Соглашение с дьяволом. Германо-российские взаимоотношения от Первой до Второй мировой войны | страница 36



Социалистическая революция в России — если она вообще была возможна, что до последнего момента оспаривало большинство ведущих большевиков — могла таким образом быть лишь чем-то вроде задела, предварительного удара. Если за ней как можно скорее не последует мировая революция, то продержаться долго она не сможет — в этом все тогда были убеждены. А мировая революция для большевиков 1917–1918 гг. означала на практике прежде всегда лишь одно: германскую революцию.

В 1917 году все это было пока еще теорией. В 1918 году с каждым месяцем все более и более это становилось трудной проблемой практики, которая угрожала решить вопрос жизни и смерти русской революции. Чем жестче Германия кайзера нажимала на своих нелюбимых русско-большевистских протеже (или «инструмент») и притесняла их, тем более безотлагательно, отчаяннее ожидали они того, что в конце концов придет немецкая революция и освободит их; что в конце концов Германия кайзера превратится в Германию Либкнехта, и неестественное, наполненное ненавистью, почти смертельное партнерство превратится в естественное и братское. То, что при этом Германия — социалистическая Германия — станет более сильным и задающим тон партнером, считалось само собой разумеющимся, и тогда в Москве еще были охотно готовы найти себя в таком положении.

Когда большевики во время всего столь жуткого для них 1918 года, несмотря ни на что, снова и снова цеплялись за партнерство с Германией, то не только из необходимости — это тоже было, разумеется, — но и в страстном ожидании, что «Германия» все же недолго будет оставаться Германией кайзера, что в ней, напротив, заложена совсем другая, социалистическая Германия, что она вдруг — как в сказке дикий зверь, с которым ложатся в постель — превратится в прекрасного принца. Как же хорошо, что ты уже улеглась с ним в постель!

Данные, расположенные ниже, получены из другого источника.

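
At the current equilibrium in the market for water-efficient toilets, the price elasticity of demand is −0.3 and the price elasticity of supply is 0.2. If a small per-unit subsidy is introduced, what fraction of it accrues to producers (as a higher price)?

For a small subsidy around the equilibrium, the benefit split depends on the relative slopes, which at a point are proportional to the elasticities.
Buyer share = εs/(εs + |εd|) = 0.2/(0.2 + 0.3) = 0.4; seller share = |εd|/(εs + |εd|) = 0.6.
So producers capture 0.6 of the subsidy.

Producer share = 0.6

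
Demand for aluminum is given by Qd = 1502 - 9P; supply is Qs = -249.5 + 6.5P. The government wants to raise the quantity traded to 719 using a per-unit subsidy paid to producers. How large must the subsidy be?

Required subsidy s = 62 per unit

At Q = 719, invert demand for the buyer price: Pb = (1502 − 719)/9 = 87; invert supply for the seller price: Ps = (719 − (-249.5))/6.5 = 149.
The subsidy must fill the gap: s = Ps − Pb = 149 − 87 = 62.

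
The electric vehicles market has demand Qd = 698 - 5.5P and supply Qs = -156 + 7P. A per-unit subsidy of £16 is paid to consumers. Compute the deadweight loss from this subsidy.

Deadweight loss = £394.24

Pre-subsidy: 698 - 5.5P = -156 + 7P gives P* = 68.32, Q* = 322.24.
With the rebate, buyers effectively pay Pb = Ps − 16, where Ps is the price sellers receive.
Demand in terms of Ps becomes Qd = 698 − 5.5(Ps − 16) = 786 - 5.5Ps. Setting this equal to supply: 786 - 5.5Ps = -156 + 7Ps, so Ps = 75.36.
Buyers pay Pb = 75.36 − 16 = 59.36; Q' = -156 + 7·75.36 = 371.52.
The subsidy expands output by 371.52 − 322.24 = 49.28 past the efficient level; on those units the gap between marginal cost and willingness to pay runs from 0 up to 16.
DWL = ½ × 16 × 49.28 = 394.24.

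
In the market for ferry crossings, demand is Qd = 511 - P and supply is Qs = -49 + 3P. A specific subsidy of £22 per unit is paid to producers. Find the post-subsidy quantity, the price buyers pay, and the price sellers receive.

Q' = 387.5; buyers pay £123.5; sellers receive £145.5

Pre-subsidy: 511 - P = -49 + 3P gives P* = 140, Q* = 371.
With the subsidy, sellers receive Ps = Pb + 22 for each unit, where Pb is the price buyers pay.
Supply in terms of Pb becomes Qs = -49 + 3(Pb + 22) = 17 + 3Pb. Setting this equal to demand: 511 - Pb = 17 + 3Pb, so Pb = 123.5.
Sellers receive Ps = 123.5 + 22 = 145.5; Q' = 511 − 1·123.5 = 387.5.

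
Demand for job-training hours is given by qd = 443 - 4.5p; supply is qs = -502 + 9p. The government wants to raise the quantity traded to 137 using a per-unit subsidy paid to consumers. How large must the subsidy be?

At q = 137, invert demand for the buyer price: pb = (443 − 137)/4.5 = 68; invert supply for the seller price: ps = (137 − (-502))/9 = 71.
The subsidy must fill the gap: s = ps − pb = 71 − 68 = 3.

Required subsidy s = 3 per unit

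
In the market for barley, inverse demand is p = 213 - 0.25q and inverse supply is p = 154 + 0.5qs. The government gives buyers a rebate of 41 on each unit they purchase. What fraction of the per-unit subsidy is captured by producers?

Producer share = 2/3

Pre-subsidy: 213 - 0.25q = 154 + 0.5q gives q* = 236/3 and p* = 580/3.
With the rebate, buyers effectively pay pb = ps − 41, where ps is the price sellers receive.
On the curves, pb = 213 - 0.25q and ps = 154 + 0.5q; the wedge ps − pb = 41 gives 154 + 0.5q − (213 - 0.25q) = 41, so q' = 400/3.
Then pb = 213 − 0.25·(400/3) = 539/3 and ps = 154 + 0.5·(400/3) = 662/3.
Buyers' price falls by p* − pb = 580/3 − 539/3 = 41/3; sellers' price rises by ps − p* = 662/3 − 580/3 = 82/3.
So producers capture (82/3)/41 = 2/3 of each unit of subsidy.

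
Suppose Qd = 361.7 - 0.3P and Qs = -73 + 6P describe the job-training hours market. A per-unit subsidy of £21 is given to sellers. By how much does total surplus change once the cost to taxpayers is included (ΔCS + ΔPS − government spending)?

Net change in total surplus = -£63

Pre-subsidy: 361.7 - 0.3P = -73 + 6P gives P* = 69, Q* = 341.
With the subsidy, sellers receive Ps = Pb + 21 for each unit, where Pb is the price buyers pay.
Supply in terms of Pb becomes Qs = -73 + 6(Pb + 21) = 53 + 6Pb. Setting this equal to demand: 361.7 - 0.3Pb = 53 + 6Pb, so Pb = 49.
Sellers receive Ps = 49 + 21 = 70; Q' = 361.7 − 0.3·49 = 347.
ΔCS = ½(341 + 347)(69 − 49) = 6880; ΔPS = ½(341 + 347)(70 − 69) = 344.
Government spending = 21 × 347 = 7287.
Net change = 6880 + 344 − 7287 = -63. The loss equals the DWL triangle ½·21·6.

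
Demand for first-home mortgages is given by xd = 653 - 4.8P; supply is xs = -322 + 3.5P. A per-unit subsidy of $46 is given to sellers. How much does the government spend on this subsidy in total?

Government cost = 695842/83

Pre-subsidy: 653 - 4.8P = -322 + 3.5P gives P* = 9750/83, x* = 7399/83.
With the subsidy, sellers receive Ps = Pb + 46 for each unit, where Pb is the price buyers pay.
Supply in terms of Pb becomes xs = -322 + 3.5(Pb + 46) = -161 + 3.5Pb. Setting this equal to demand: 653 - 4.8Pb = -161 + 3.5Pb, so Pb = 8140/83.
Sellers receive Ps = 8140/83 + 46 = 11958/83; x' = 653 − 4.8·(8140/83) = 15127/83.
Government outlay = subsidy × quantity = 46 × 15127/83 = 695842/83.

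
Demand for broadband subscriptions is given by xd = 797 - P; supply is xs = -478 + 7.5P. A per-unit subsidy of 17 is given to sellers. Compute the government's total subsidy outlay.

Government cost = 11254

Pre-subsidy: 797 - P = -478 + 7.5P gives P* = 150, x* = 647.
With the subsidy, sellers receive Ps = Pb + 17 for each unit, where Pb is the price buyers pay.
Supply in terms of Pb becomes xs = -478 + 7.5(Pb + 17) = -350.5 + 7.5Pb. Setting this equal to demand: 797 - Pb = -350.5 + 7.5Pb, so Pb = 135.
Sellers receive Ps = 135 + 17 = 152; x' = 797 − 1·135 = 662.
Government outlay = subsidy × quantity = 17 × 662 = 11254.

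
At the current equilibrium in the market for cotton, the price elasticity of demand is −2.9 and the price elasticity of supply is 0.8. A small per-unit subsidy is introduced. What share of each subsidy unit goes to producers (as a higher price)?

For a small subsidy around the equilibrium, the benefit split depends on the relative slopes, which at a point are proportional to the elasticities.
Buyer share = εs/(εs + |εd|) = 0.8/(0.8 + 2.9) = 8/37; seller share = |εd|/(εs + |εd|) = 29/37.
So producers capture 29/37 of the subsidy.

Producer share = 29/37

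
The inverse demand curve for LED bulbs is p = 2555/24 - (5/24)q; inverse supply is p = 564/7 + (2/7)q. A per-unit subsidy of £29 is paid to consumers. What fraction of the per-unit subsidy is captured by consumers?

Consumer share = 35/83

Pre-subsidy: 2555/24 - (5/24)q = 564/7 + (2/7)q gives q* = 4349/83 and p* = 7930/83.
With the rebate, buyers effectively pay pb = ps − 29, where ps is the price sellers receive.
On the curves, pb = 2555/24 - (5/24)q and ps = 564/7 + (2/7)q; the wedge ps − pb = 29 gives 564/7 + (2/7)q − (2555/24 - (5/24)q) = 29, so q' = 9221/83.
Then pb = 2555/24 − (5/24)·(9221/83) = 6915/83 and ps = 564/7 + (2/7)·(9221/83) = 9322/83.
Buyers' price falls by p* − pb = 7930/83 − 6915/83 = 1015/83; sellers' price rises by ps − p* = 9322/83 − 7930/83 = 1392/83.
So consumers capture (1015/83)/29 = 35/83 of each unit of subsidy.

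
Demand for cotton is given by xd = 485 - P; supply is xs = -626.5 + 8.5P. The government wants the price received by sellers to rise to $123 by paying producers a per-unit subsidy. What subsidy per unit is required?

At a seller price of 123, quantity supplied is -626.5 + 8.5·123 = 419.
Buyers absorb 419 only when they pay Pb with 485 − 1·Pb = 419, i.e. Pb = 66.
s = Ps − Pb = 123 − 66 = 57.

Required subsidy s = $57 per unit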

Большевики не только ждали — страстно надеясь, и, можно почти даже сказать, молясь — германской революции, они также делали, что могли, чтобы помочь вызвать её. Конечно же, многого они тогда сделать не могли. У них было полно других забот, чтобы удержаться на плаву; и у них не было Ленина, которого они могли бы заслать в Германию. Тем не менее русское посольство, которое со времени заключения Брест-Литовского мира снова было учреждено в Берлине, вопреки дипломатическим правилам использовало все свои ресурсы для поддержки немецких революционеров: оно завязывало связи, распространяло пропагандистские материалы, вероятно и деньги — разумеется, в гораздо меньших объемах, чем распространяла Германия в России — ведь большевики были бедны; и возможно даже некоторое количество оружия. Достоверно известно, что между берлинскими «революционными старшинами» — некоего рода нелегальным производственным советом, который на 11 ноября 1918 года планировал вооруженное восстание, и русским посольством в октябре была установлена связь. В последний момент, 5-го ноября, последнее кайзеровское правительство, от которого естественно не ускользнула эта в высшей степени неслыханная подрывная деятельность, по этой причине разорвало дипломатические отношения и выслало русских дипломатов. Поводом послужило следующее: ящик с русским дипломатическим багажом, содержавший листовки, умышленно «по недосмотру» был уронен на берлинском вокзале и развалился; сделано это было, чтобы уличить русских. Но вряд ли можно сказать, что эта дипломатическая-недипломатическая русская пропагандистская деятельность внесла большой вклад в дело свержения кайзера, которое произошло уже 9-го ноября совершенно не по программе и совершенно без участия революционных старшин.